Michael ‘Duffy’ Duffield (Frank Grillo, King of Killers, One Day as a Lion), once a soldier, drowns in PTSD as a drifter on the move. He begins the movie by getting off a bus, and less than five minutes after he shows up in the footage, he is in a card game and accused of cheating. People notice how easily Duffy (Mekhi Phifer, Divergent, Truth Be Told) is able to wipe the other competitors and clip their money strategized against him.
Max has just got out of jail and is desperate to earn some money. He witnesses Duffy’s fighting skills and gets the brilliant idea to promote underground fights through Fosco (Amaury Nolasco, Armored, A Good Day to Die Hard). Duffy also needs a little cash, but there is no such complication to ensure that.
While still a free man, Max had a weighty debt to a man called Sage (Dermot Mulroney, The Inhabitant, Breakwater) which he intended to settle along with some interest. There is never a good reason to deal with someone like Sage and now he has sleeping partners who are easily corruptible cops, such as Detective Ridgway (Jaime King, The Resurrection of Charles Manson, My Bloody Valentine) and her partner Detective Kincaid (Paul Sloan, Paydirt, Every Last One of Them).
The film Lights Out directed by Christian Sesma and written by Chad Law, Garry Charles, and Brandon Burrows, involves people who have experience in making such movies. Thus, it is not a shock that Sage operates an elite fight club, and Duffy starts to put away the best that he has which is Carter (Donald Cerrone, Terror on the Prairie, 3 Days in Malay), and comes down to settle Max’s debt. It’s also not shocking that Duffy pursues romance with Max’s sister Rachael (Erica Peeples, Lunar Lockdown, True to the Game) whose previous partner has managed to place her on Sage and Ridgway’s bad side. And thus, that also creates the setting for the last battle of Lights Out.
A great cast and continuous appearances from Mulroney, Grillo, and Phifer instead of throwing a nobody to carry the film like many others tend to do makes Light Out interesting. The same, however, cannot be said for Scott Adkins (Seized, Re-Kill), who first features in Grillo’s dream sequences before making a final appearance toward the end in a shootout scene against a crooked SWAT member.
The film assumes its distinctiveness in the fighting scenes, which are coordinated by Luke LaFontaine (The Sand, White Elephant), who is also credited with creating some of the punches and kicks in the film’s brief yet effective fights. Having weak spots in the film logically suggests a conclusion based on a shootout, but it is not the case with Lights Out the film seems to lose out in this department due to Adkin’s presence, as brawls seem more appropriate. That he does most of his work in the film with a gun, aimed at underground fighting, is such a waste.

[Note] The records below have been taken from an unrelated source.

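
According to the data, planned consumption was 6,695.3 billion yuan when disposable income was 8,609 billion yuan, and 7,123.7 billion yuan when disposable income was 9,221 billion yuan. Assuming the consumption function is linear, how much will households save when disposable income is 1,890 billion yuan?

MPC = (7123.7 − 6695.3)/(9221 − 8609) = 428.4/612 = 0.7
a = 6695.3 − 0.7(8609) = 6695.3 − 6026.3 = 669
C = 669 + 0.7(1890) = 1992
S = 1890 − 1992 = -102

S = -102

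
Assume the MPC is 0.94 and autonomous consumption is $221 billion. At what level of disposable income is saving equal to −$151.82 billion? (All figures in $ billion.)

S = Y − C = -221 + 0.06Y
-221 + 0.06Y = -151.82, so 0.06Y = 69.18 and Y = 1153

Y = 1153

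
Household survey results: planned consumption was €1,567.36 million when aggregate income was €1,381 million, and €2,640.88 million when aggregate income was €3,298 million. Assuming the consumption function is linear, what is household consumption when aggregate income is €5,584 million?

C = 3921.04

MPC = (2640.88 − 1567.36)/(3298 − 1381) = 1073.52/1917 = 0.56
a = 1567.36 − 0.56(1381) = 1567.36 − 773.36 = 794
C = 794 + 0.56(5584) = 794 + 3127.04 = 3921.04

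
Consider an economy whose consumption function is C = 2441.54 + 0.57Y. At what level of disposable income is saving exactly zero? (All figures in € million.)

Y = 5678

At break-even, C = Y: 2441.54 + 0.57Y = Y
0.43Y = 2441.54, so Y = 2441.54/0.43 = 5678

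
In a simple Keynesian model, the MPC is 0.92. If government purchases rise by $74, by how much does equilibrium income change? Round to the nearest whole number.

ΔY ≈ 925

The multiplier is 1/(1 − MPC) = 1/0.08.
ΔY = 74/0.08 = 925.00 ≈ 925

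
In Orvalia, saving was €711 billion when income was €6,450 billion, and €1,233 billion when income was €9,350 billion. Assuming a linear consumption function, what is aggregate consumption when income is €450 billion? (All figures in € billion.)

C = 819

MPS = ΔS/ΔY = (1233 − 711)/(9350 − 6450) = 522/2900 = 0.18
MPC = 1 − MPS = 0.82
Autonomous saving = 711 − 0.18(6450) = -450, so a = 450
C = 450 + 0.82(450) = 450 + 369 = 819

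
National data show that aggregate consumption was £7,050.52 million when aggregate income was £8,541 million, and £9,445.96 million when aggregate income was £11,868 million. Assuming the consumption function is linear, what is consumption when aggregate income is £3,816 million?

MPC = (9445.96 − 7050.52)/(11868 − 8541) = 2395.44/3327 = 0.72
a = 7050.52 − 0.72(8541) = 7050.52 − 6149.52 = 901
C = 901 + 0.72(3816) = 901 + 2747.52 = 3648.52

C = 3648.52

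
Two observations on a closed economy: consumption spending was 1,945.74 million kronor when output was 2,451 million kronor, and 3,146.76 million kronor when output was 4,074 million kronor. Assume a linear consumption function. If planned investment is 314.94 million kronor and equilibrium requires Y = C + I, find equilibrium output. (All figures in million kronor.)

Y = 1719

MPC = (3146.76 − 1945.74)/(4074 − 2451) = 1201.02/1623 = 0.74
a = 1945.74 − 0.74(2451) = 132
Equilibrium: Y = 132 + 0.74Y + 314.94
0.26Y = 446.94, so Y = 446.94/0.26 = 1719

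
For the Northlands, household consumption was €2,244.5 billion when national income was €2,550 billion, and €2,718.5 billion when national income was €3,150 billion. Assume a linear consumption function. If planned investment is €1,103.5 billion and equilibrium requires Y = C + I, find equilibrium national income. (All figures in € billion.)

MPC = (2718.5 − 2244.5)/(3150 − 2550) = 474/600 = 0.79
a = 2244.5 − 0.79(2550) = 230
Equilibrium: Y = 230 + 0.79Y + 1103.5
0.21Y = 1333.5, so Y = 1333.5/0.21 = 6350

Y = 6350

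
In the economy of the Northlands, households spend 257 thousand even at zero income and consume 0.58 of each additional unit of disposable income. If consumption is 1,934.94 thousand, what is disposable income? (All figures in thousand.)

257 + 0.58Y = 1934.94
0.58Y = 1677.94, so Y = 1677.94/0.58 = 2893

Y = 2893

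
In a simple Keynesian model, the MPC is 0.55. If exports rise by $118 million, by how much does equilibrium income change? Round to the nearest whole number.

ΔY ≈ 262

The multiplier is 1/(1 − MPC) = 1/0.45.
ΔY = 118/0.45 = 262.22 ≈ 262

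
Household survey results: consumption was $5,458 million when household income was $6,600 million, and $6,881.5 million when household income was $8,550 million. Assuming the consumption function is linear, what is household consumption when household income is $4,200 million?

MPC = (6881.5 − 5458)/(8550 − 6600) = 1423.5/1950 = 0.73
a = 5458 − 0.73(6600) = 5458 − 4818 = 640
C = 640 + 0.73(4200) = 640 + 3066 = 3706

C = 3706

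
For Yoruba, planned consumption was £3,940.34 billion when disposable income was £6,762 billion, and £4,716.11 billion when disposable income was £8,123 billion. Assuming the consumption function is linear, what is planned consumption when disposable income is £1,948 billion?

MPC = (4716.11 − 3940.34)/(8123 − 6762) = 775.77/1361 = 0.57
a = 3940.34 − 0.57(6762) = 3940.34 − 3854.34 = 86
C = 86 + 0.57(1948) = 86 + 1110.36 = 1196.36

C = 1196.36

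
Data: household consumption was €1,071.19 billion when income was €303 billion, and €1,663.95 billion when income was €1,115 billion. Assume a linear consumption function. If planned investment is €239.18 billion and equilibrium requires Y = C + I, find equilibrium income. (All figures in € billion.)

MPC = (1663.95 − 1071.19)/(1115 − 303) = 592.76/812 = 0.73
a = 1071.19 − 0.73(303) = 850
Equilibrium: Y = 850 + 0.73Y + 239.18
0.27Y = 1089.18, so Y = 1089.18/0.27 = 4034

Y = 4034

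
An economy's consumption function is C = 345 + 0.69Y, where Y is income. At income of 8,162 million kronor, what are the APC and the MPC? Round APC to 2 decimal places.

MPC = 0.69 (the slope of the consumption function)
C = 345 + 0.69(8162) = 5976.78, so APC = 5976.78/8162 = 0.73

APC = 0.73; MPC = 0.69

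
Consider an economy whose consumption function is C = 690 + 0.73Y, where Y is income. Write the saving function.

S = -690 + 0.27Y

S = Y − C = Y − (690 + 0.73Y) = -690 + (1 − 0.73)Y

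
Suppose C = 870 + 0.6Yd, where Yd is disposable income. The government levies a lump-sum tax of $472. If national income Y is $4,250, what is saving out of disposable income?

Yd = Y − T = 4250 − 472 = 3778
C = 870 + 0.6(3778) = 870 + 2266.8 = 3136.8
S = Yd − C = 3778 − 3136.8 = 641.2

S = 641.2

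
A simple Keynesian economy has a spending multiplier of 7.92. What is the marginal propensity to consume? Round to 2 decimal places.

k = 1/(1 − MPC), so 1 − MPC = 1/k = 1/7.92 = 0.1263
MPC = 1 − 0.1263 = 0.87

MPC = 0.87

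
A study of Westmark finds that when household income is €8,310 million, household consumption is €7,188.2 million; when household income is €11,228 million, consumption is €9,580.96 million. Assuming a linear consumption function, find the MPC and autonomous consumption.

MPC = ΔC/ΔY = (9580.96 − 7188.2)/(11228 − 8310) = 2392.76/2918 = 0.82
a = C − MPC·Y = 7188.2 − 0.82(8310) = 7188.2 − 6814.2 = 374

MPC = 0.82; a = 374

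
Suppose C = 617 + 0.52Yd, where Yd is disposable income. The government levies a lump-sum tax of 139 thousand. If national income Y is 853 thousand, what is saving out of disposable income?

S = -274.28

Yd = Y − T = 853 − 139 = 714
C = 617 + 0.52(714) = 617 + 371.28 = 988.28
S = Yd − C = 714 − 988.28 = -274.28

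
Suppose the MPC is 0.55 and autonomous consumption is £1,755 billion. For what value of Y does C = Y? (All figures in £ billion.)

Y = 3900

At break-even, C = Y: 1755 + 0.55Y = Y
0.45Y = 1755, so Y = 1755/0.45 = 3900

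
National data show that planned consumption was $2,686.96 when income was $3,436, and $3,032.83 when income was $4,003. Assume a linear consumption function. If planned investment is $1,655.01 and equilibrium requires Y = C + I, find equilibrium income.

MPC = (3032.83 − 2686.96)/(4003 − 3436) = 345.87/567 = 0.61
a = 2686.96 − 0.61(3436) = 591
Equilibrium: Y = 591 + 0.61Y + 1655.01
0.39Y = 2246.01, so Y = 2246.01/0.39 = 5759

Y = 5759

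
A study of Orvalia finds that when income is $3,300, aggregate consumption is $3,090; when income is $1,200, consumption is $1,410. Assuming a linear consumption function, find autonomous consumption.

MPC = ΔC/ΔY = (3090 − 1410)/(3300 − 1200) = 1680/2100 = 0.8
a = C − MPC·Y = 1410 − 0.8(1200) = 1410 − 960 = 450

a = 450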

The gimmick with the ‘Animated X-ray’ feature of the game that had us watch moving images of bones breaking, organs bursting, etc. feels like just that. Perhaps if it were not so clearly a screengrab from the newest Mortal Kombat, I would have had a better impression of it. But after years of having seen that by the likes of Sonny Chiba, Jet Li, Tony Jaa, and others, it takes more than a silly representation to impress most fans.
All in all, Lights Out is quite a good movie, although rather predictable. Surely it is not anything to write home about, but still, some decent actors mouthing decent lines which is a pleasant surprise in this genre makes the action between the action scenes much more bearable. And that changes quite a bit than what you would expect.